Me levanté de la cama y me puse en pie. Respiré hondo un par de veces.
-    ¡No he intentado hacer ninguna tontería! Solo intentaba dormir –expliqué- Y no conseguía la manera. Puede que me pasara pero… ¡Cielos! –bufé- ¿Por qué haría eso?
Los tres se quedaron callados, mudos sin saber que decir.
-    Puede que haya perdido a un gran apoyo en mi vida –seguí, esta vez más calmada- pero tengo a unos amigos maravillosos, un novio asombroso que ni me merezco –Zayn me lanzó una mirada asesina- Y he recuperado a mi hermano… Tengo todo lo que necesito ¡Jamás os dejaría!

(Narra Liam)

Niall, Harry y yo, los tres sentados en el sillón del apartamento, desganados y con la mirada perdida.
-¿Creéis que estará bien? –preguntó Niall refiriéndose a Laura.
Ya sabíamos la noticia, y ni Harry ni yo supimos contestar a esa pregunta.
-    Zayn está allí, seguro que lo está –dijo al fin Harry después de mucho pensar.
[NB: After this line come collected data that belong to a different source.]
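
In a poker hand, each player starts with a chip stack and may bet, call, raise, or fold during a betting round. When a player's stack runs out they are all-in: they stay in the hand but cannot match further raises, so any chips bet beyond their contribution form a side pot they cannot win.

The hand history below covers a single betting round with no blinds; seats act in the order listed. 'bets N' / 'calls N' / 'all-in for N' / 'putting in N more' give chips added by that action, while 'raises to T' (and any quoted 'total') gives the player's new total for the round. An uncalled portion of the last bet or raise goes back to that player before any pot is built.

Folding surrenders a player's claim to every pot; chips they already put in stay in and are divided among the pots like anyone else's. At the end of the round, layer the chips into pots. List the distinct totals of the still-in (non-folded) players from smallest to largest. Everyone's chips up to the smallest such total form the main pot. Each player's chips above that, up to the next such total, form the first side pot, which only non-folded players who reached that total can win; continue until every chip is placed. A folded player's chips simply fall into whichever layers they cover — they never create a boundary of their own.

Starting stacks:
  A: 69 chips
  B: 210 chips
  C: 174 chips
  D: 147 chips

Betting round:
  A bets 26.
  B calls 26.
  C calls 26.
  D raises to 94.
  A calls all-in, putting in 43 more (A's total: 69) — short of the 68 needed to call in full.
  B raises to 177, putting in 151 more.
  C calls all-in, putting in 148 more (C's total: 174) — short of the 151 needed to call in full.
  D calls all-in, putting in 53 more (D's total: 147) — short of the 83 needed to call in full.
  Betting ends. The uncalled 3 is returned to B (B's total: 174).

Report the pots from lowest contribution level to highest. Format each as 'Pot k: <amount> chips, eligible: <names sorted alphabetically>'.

Contributions (after 3 returned to B): A=69, B=174, C=174, D=147
Pot levels (distinct totals of non-folded players): 69, 147, 174
Layer 1-69: 69 each from A, B, C, D = 69*4 = 276 chips; eligible A, B, C, D
Layer 70-147: 78 each from B, C, D = 78*3 = 234 chips; eligible B, C, D
Layer 148-174: 27 each from B, C = 27*2 = 54 chips; eligible B, C

Pot 1: 276 chips, eligible: A, B, C, D
Pot 2: 234 chips, eligible: B, C, D
Pot 3: 54 chips, eligible: B, C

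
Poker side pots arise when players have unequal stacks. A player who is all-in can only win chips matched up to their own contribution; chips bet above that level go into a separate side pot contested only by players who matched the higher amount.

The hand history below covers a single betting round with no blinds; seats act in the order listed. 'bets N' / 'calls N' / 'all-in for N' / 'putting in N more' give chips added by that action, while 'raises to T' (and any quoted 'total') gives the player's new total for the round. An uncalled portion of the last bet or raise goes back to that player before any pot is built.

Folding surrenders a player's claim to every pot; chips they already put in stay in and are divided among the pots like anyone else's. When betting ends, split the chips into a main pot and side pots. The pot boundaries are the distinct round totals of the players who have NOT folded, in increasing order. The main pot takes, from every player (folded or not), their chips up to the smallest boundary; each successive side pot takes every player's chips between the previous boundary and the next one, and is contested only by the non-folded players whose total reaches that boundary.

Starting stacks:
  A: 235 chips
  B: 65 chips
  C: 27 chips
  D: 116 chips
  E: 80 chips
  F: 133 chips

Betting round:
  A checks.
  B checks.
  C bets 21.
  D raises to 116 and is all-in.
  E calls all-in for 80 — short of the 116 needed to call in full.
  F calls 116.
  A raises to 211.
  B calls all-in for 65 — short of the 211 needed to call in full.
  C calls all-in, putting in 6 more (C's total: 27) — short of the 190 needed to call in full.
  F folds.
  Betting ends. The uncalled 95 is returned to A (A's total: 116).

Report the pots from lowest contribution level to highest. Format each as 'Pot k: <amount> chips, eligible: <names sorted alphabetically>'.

Contributions (after 95 returned to A): A=116, B=65, C=27, D=116, E=80, F=116
Folded: F
Pot levels (distinct totals of non-folded players): 27, 65, 80, 116
Layer 1-27: 27 each from A, B, C, D, E, F = 27*6 = 162 chips; eligible A, B, C, D, E
Layer 28-65: 38 each from A, B, D, E, F = 38*5 = 190 chips; eligible A, B, D, E
Layer 66-80: 15 each from A, D, E, F = 15*4 = 60 chips; eligible A, D, E
Layer 81-116: 36 each from A, D, F = 36*3 = 108 chips; eligible A, D

Pot 1: 162 chips, eligible: A, B, C, D, E
Pot 2: 190 chips, eligible: A, B, D, E
Pot 3: 60 chips, eligible: A, D, E
Pot 4: 108 chips, eligible: A, D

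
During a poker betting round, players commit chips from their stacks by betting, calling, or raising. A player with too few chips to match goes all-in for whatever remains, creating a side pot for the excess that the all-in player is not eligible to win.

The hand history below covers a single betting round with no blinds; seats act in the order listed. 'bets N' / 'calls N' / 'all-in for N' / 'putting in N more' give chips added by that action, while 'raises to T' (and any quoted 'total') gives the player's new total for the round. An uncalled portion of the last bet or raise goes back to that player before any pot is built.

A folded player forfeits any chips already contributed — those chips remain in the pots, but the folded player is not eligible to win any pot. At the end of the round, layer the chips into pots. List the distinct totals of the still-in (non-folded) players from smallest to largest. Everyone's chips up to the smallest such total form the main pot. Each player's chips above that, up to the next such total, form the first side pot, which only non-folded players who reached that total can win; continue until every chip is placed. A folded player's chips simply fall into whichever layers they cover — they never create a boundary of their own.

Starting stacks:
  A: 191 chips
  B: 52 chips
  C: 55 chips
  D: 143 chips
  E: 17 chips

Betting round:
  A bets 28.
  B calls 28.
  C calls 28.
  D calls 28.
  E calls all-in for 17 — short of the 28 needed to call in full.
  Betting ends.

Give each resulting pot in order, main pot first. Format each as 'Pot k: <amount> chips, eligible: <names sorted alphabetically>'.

Contributions: A=28, B=28, C=28, D=28, E=17
Pot levels (distinct totals of non-folded players): 17, 28
Layer 1-17: 17 each from A, B, C, D, E = 17*5 = 85 chips; eligible A, B, C, D, E
Layer 18-28: 11 each from A, B, C, D = 11*4 = 44 chips; eligible A, B, C, D

Pot 1: 85 chips, eligible: A, B, C, D, E
Pot 2: 44 chips, eligible: A, B, C, D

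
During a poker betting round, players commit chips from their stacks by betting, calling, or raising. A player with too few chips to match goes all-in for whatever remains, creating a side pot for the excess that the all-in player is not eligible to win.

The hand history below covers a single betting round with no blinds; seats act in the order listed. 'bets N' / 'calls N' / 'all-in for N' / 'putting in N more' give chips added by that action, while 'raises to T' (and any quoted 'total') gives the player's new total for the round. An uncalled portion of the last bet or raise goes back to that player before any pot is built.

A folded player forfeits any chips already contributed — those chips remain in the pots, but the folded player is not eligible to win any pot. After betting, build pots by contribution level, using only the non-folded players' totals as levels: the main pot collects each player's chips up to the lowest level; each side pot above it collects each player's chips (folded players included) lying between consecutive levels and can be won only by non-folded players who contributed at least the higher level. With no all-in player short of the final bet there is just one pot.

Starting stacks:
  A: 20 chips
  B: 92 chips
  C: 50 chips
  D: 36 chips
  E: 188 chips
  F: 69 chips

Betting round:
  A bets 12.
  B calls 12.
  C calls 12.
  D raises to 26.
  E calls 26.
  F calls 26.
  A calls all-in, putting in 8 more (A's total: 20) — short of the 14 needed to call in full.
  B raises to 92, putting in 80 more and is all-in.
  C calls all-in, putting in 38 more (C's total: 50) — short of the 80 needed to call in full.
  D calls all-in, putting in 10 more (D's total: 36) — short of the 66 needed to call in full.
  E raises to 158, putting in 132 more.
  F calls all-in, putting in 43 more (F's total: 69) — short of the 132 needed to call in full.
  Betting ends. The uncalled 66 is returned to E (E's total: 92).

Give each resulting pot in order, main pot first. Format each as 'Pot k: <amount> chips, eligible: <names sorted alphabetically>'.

Pot 1: 120 chips, eligible: A, B, C, D, E, F
Pot 2: 80 chips, eligible: B, C, D, E, F
Pot 3: 56 chips, eligible: B, C, E, F
Pot 4: 57 chips, eligible: B, E, F
Pot 5: 46 chips, eligible: B, E

Derivation:
Contributions (after 66 returned to E): A=20, B=92, C=50, D=36, E=92, F=69
Pot levels (distinct totals of non-folded players): 20, 36, 50, 69, 92
Layer 1-20: 20 each from A, B, C, D, E, F = 20*6 = 120 chips; eligible A, B, C, D, E, F
Layer 21-36: 16 each from B, C, D, E, F = 16*5 = 80 chips; eligible B, C, D, E, F
Layer 37-50: 14 each from B, C, E, F = 14*4 = 56 chips; eligible B, C, E, F
Layer 51-69: 19 each from B, E, F = 19*3 = 57 chips; eligible B, E, F
Layer 70-92: 23 each from B, E = 23*2 = 46 chips; eligible B, E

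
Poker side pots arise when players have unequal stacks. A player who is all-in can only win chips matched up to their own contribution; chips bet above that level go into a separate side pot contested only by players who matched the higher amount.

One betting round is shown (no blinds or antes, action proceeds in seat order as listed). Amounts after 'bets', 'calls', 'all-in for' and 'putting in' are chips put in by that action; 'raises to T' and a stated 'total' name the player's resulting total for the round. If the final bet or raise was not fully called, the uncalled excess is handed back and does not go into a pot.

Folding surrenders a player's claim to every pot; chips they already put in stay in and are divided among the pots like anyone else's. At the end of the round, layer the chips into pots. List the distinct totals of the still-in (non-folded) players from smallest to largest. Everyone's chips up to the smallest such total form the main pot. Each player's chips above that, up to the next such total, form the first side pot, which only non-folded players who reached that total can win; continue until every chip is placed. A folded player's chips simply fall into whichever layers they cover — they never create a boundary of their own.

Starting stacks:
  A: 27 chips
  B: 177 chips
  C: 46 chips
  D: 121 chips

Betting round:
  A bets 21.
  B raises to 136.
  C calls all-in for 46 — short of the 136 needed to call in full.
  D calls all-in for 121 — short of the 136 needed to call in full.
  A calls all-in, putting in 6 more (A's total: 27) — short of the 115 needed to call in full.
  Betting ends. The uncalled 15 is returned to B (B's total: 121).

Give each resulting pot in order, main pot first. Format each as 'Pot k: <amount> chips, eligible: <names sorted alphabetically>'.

Contributions (after 15 returned to B): A=27, B=121, C=46, D=121
Pot levels (distinct totals of non-folded players): 27, 46, 121
Layer 1-27: 27 each from A, B, C, D = 27*4 = 108 chips; eligible A, B, C, D
Layer 28-46: 19 each from B, C, D = 19*3 = 57 chips; eligible B, C, D
Layer 47-121: 75 each from B, D = 75*2 = 150 chips; eligible B, D

Pot 1: 108 chips, eligible: A, B, C, D
Pot 2: 57 chips, eligible: B, C, D
Pot 3: 150 chips, eligible: B, D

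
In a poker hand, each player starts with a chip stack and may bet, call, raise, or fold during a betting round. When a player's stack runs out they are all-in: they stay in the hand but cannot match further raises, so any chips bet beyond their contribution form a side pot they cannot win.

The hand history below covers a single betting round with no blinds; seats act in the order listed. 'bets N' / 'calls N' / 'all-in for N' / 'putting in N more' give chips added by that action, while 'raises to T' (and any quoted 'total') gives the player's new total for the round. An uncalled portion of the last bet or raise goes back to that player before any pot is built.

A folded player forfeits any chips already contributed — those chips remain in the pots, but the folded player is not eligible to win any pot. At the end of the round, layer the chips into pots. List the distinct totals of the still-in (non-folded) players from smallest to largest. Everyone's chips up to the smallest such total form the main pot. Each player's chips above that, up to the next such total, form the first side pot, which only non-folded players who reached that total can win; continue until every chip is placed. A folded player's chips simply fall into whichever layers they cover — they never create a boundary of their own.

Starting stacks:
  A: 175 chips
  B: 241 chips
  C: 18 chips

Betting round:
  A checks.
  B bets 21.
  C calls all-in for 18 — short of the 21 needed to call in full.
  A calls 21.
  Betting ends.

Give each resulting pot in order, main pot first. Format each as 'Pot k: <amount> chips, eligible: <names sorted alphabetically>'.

Contributions: A=21, B=21, C=18
Pot levels (distinct totals of non-folded players): 18, 21
Layer 1-18: 18 each from A, B, C = 18*3 = 54 chips; eligible A, B, C
Layer 19-21: 3 each from A, B = 3*2 = 6 chips; eligible A, B

Pot 1: 54 chips, eligible: A, B, C
Pot 2: 6 chips, eligible: A, B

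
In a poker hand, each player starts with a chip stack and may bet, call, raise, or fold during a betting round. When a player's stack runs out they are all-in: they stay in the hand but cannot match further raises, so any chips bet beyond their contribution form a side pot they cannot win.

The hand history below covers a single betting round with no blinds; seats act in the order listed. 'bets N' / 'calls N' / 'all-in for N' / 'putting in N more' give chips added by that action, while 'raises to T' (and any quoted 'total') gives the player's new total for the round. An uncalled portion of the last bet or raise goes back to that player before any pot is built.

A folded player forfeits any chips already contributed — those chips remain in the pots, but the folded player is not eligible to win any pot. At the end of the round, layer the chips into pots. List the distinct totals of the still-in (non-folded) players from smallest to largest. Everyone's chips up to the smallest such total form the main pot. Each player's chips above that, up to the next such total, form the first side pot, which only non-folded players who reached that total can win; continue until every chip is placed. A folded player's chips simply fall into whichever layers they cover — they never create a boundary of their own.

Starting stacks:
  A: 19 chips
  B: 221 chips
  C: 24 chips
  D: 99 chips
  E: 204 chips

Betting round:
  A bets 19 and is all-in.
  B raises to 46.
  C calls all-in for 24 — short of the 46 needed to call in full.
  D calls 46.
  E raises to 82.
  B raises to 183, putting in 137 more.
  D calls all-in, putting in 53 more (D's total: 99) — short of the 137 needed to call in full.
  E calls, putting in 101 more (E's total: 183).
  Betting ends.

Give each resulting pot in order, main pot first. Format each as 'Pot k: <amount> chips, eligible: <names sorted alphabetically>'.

Pot 1: 95 chips, eligible: A, B, C, D, E
Pot 2: 20 chips, eligible: B, C, D, E
Pot 3: 225 chips, eligible: B, D, E
Pot 4: 168 chips, eligible: B, E

Derivation:
Contributions: A=19, B=183, C=24, D=99, E=183
Pot levels (distinct totals of non-folded players): 19, 24, 99, 183
Layer 1-19: 19 each from A, B, C, D, E = 19*5 = 95 chips; eligible A, B, C, D, E
Layer 20-24: 5 each from B, C, D, E = 5*4 = 20 chips; eligible B, C, D, E
Layer 25-99: 75 each from B, D, E = 75*3 = 225 chips; eligible B, D, E
Layer 100-183: 84 each from B, E = 84*2 = 168 chips; eligible B, E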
Como me gustaría estar ahora en España, y darle un abrazo a alguien que lo necesita. En ese momento apreció Louis, aparentemente acababa de terminar una llamada telefónica.
-Zayn dice que va bien, bueno ya sabéis, todo lo bien que se está al perder a alguien. Volverán en dos días junto con una amiga de Laura llamada Lidia, y Aitana por supuesto.
Harry se quedó callado, pensando en que haría o diría cuando Aitana llegara.
Parece ser que el amor no anda muy bien por la banda…
-    ¿Has pensado ya que le dirás cuando llegue? –le preguntó Niall a Harry.
Este suspiró abatido, ni él mismo sabía la respuesta seguramente.
-    Es curioso, pero por primera vez no se que decirle a una chica... Con ella me importa realmente lo que pueda pensar, incluso me asusta –hizo saber sus pensamientos en alto.
-    A eso se le llama amor mi querido Harry –dijo Louis de esa manera tan suya de quitarle hierro al asunto.
Todos sonreímos y seguimos hablando de trabajo, familia y sobre todo chicas y amor todo lo que quedaba de noche. Es curioso como en un momento dado llega alguien a tu vida que te cambia los esquemas pero te hace sonreír nada más despertarte, un día te sorprendes a ti mismo diciendo cosas que antes ni dirías y haciendo locuras por esa persona que se ha colado en tu vida y te ha robado el corazón sin permiso.